Hace
unos días fui invitado a impartir una conferencia a alumnos de
segundo de Bachillerato con motivo de la inauguración del curso
escolar. La titulé: “El futuro que viene. Claves para entender
estos tiempos convulsos”. Ante mí se congregaron más de un
centenar de alumnos con caras rebosantes de juventud y de futuro. Al
verlos tan de cerca me dije que cómo se me había ocurrido pensar en
un tema así —me habían dado a elegir la temática— y hablarles
del futuro que viene, cuando precisamente es lo que les sobra a
ellos.
Para
empezar les cité lo que había escrito Amin Maalouf, en su obra El
desajuste del mundo. Cuando nuestras civilizaciones se agotan,
sobre que el siglo XXI debería ser el siglo de la cultura y la
educación, ya que el siglo XX habiéndolo pretendido no llegó a
serlo. Y que la cultura y la educación son las que nos pueden ayudar
a afrontar ese futuro desde el conocimiento y el respeto hacia los
demás, cuestionando la propaganda que nos manipula y enfrentándonos
al poder.
El
temor —proseguí— es que nos ofrezcan un futuro ya hecho o, lo
peor, impuesto, en el que nosotros no tengamos la posibilidad de
participar. Y que ese era parte del peligro de los tiempos que
corren: sucumbir a todos esos poderes que se han erigido en
controladores de nuestras vidas y que están empeñados en
construirnos el futuro.
No
hay nada más triste que nos engañen y que nosotros nos dejemos
engañar. Por eso les decía que evitaran dejarse embaucar con el
futuro que viene contado por otros, pues conociendo el presente que
nos rodea teníamos datos suficientes para saber cómo sería ese
futuro. Que los mayores que allí estábamos (profesores, padres)

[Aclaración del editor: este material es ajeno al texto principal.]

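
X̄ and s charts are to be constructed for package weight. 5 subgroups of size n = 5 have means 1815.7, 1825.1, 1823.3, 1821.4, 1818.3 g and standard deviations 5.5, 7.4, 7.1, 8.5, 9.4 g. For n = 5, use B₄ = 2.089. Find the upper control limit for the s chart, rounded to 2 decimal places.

15.83

s̄ = (5.5 + 7.4 + 7.1 + 8.5 + 9.4) / 5 = 7.5800
UCL_s = B₄·s̄ = 2.089 × 7.5800 = 15.8346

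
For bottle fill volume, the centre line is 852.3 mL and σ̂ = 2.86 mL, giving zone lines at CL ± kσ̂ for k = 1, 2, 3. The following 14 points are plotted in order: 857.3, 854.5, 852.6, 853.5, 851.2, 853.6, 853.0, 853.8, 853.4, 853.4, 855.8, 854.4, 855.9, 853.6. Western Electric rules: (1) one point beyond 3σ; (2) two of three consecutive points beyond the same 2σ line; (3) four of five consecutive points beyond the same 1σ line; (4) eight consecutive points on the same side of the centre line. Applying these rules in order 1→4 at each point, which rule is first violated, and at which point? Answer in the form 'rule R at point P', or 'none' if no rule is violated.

rule 4 at point 13

Zone of each point (C = within 1σ̂, B = 1σ̂–2σ̂, A = 2σ̂–3σ̂, * = beyond 3σ̂; sign = side of CL): 1:+B, 2:+C, 3:+C, 4:+C, 5:-C, 6:+C, 7:+C, 8:+C, 9:+C, 10:+C, 11:+B, 12:+C, 13:+B, 14:+C
Rule 4 (eight consecutive points on the same side of the centre line) is satisfied at point 13.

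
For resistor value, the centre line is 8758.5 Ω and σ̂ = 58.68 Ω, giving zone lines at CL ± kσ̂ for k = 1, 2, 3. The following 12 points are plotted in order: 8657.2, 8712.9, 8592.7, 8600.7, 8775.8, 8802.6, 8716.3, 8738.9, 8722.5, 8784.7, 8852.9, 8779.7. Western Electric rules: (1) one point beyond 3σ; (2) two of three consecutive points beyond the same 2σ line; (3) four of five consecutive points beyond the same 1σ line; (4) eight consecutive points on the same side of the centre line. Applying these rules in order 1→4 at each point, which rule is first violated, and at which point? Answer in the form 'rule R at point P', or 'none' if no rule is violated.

Zone of each point (C = within 1σ̂, B = 1σ̂–2σ̂, A = 2σ̂–3σ̂, * = beyond 3σ̂; sign = side of CL): 1:-B, 2:-C, 3:-A, 4:-A, 5:+C, 6:+C, 7:-C, 8:-C, 9:-C, 10:+C, 11:+B, 12:+C
Rule 2 (two of three consecutive points beyond the same 2σ limit) is satisfied at point 4.

rule 2 at point 4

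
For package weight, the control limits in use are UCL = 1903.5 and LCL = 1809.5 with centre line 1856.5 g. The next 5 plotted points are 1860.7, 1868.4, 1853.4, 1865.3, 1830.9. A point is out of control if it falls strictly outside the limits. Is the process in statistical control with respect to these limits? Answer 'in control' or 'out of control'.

in control

All 5 points lie within [1809.5, 1903.5].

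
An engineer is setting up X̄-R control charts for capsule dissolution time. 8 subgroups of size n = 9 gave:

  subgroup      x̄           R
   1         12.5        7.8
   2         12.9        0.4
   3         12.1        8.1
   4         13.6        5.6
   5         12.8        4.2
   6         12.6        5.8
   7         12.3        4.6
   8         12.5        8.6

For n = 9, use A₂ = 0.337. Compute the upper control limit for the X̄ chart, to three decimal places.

X̄̄ = (12.5 + 12.9 + 12.1 + 13.6 + 12.8 + 12.6 + 12.3 + 12.5) / 8 = 101.3000 / 8 = 12.6625
R̄ = (7.8 + 0.4 + 8.1 + 5.6 + 4.2 + 5.8 + 4.6 + 8.6) / 8 = 45.1000 / 8 = 5.6375
UCL = X̄̄ + A₂·R̄ = 12.6625 + 0.337 × 5.6375 = 14.5623

14.562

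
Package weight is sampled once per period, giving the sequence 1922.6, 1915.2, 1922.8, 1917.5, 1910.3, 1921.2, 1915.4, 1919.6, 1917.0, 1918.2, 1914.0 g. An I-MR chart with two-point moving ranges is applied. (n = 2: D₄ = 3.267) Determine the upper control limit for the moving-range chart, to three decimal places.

Moving ranges: 7.4, 7.6, 5.3, 7.2, 10.9, 5.8, 4.2, 2.6, 1.2, 4.2; M̄R̄ = 56.4000 / 10 = 5.6400
UCL_MR = D₄·M̄R̄ = 3.267 × 5.6400 = 18.4259

18.426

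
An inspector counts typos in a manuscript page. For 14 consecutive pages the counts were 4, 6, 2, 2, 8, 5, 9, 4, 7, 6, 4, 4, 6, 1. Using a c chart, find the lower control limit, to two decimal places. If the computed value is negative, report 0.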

teníamos la experiencia de que nos habían prometido tantos futuros
que, cuando los hemos conocido, se nos ha derrumbado todo.
Les
hablé también de la convulsión del mundo actual, de cómo hemos
entrado con mal pie en el siglo XXI (atentados del 11-S, guerras en
Afganistán o Irak, sempiterno conflicto de Oriente Próximo,
terrorismo islamista, crisis económica traída por la voracidad del
neoliberalismo), de cómo las sociedades actuales se tambalean
fácilmente, de este mundo que sostiene las mayores tasas de pobreza
de la historia (cuando probablemente como nunca tengamos los medios
económicos y tecnológicos para erradicarla), de la destrucción
galopante del medio ambiente (cambio climático incluido) y cómo,
sin embargo, no éramos capaces de renunciar a nuestro de ritmo de
vida y de consumo, que tanto acelera el agotamiento de los recursos
planetarios.
Quizás
me mostrara un poco catastrófista a tenor del auditorio que me
escuchaba, luego lo pensé. Pero fui incapaz de silenciar un
pensamiento: si las esperanzas con que acabamos el siglo XX no eran
muy sólidas, la entrada en este nuevo siglo había resultado
nefasta, hasta el punto que habían caído muchos de los grandes
resortes morales que se habían intentado apuntalar en el siglo
pasado. No faltó tampoco que les hablara de la brecha de la
desigualdad en el mundo actual o de esas realidades sobre mundos a la
medida (storytelling) que nos ofrecen con relatos enlatados.
A
ellos, con todo el futuro por delante, quizás fuese un atrevimiento
cuestionar el futuro de los tiempos que corren, y mostrar un panorama
tan cargado de pesadumbre, pero los que tenemos alguna experiencia en
la vida sentimos tanta desazón con lo que vemos, que inevitablemente
tenemos la sensación de vivir en el engaño permanente que viene de
la política, la publicidad, el marketing, los medios de
comunicación… Y es que nuestro pesimismo hacia todo lo que vendrá
se empañan otros en fortalecerlo día a día.
Al
final terminé diciéndoles que el futuro no es algo que se construye
solo y que el que les espera a ellos debe ser un futuro en el que
tienen que ser protagonistas, que no dejen que nadie les construya el
futuro que les pertenece. Al menos, les arrojé un rayo de esperanza.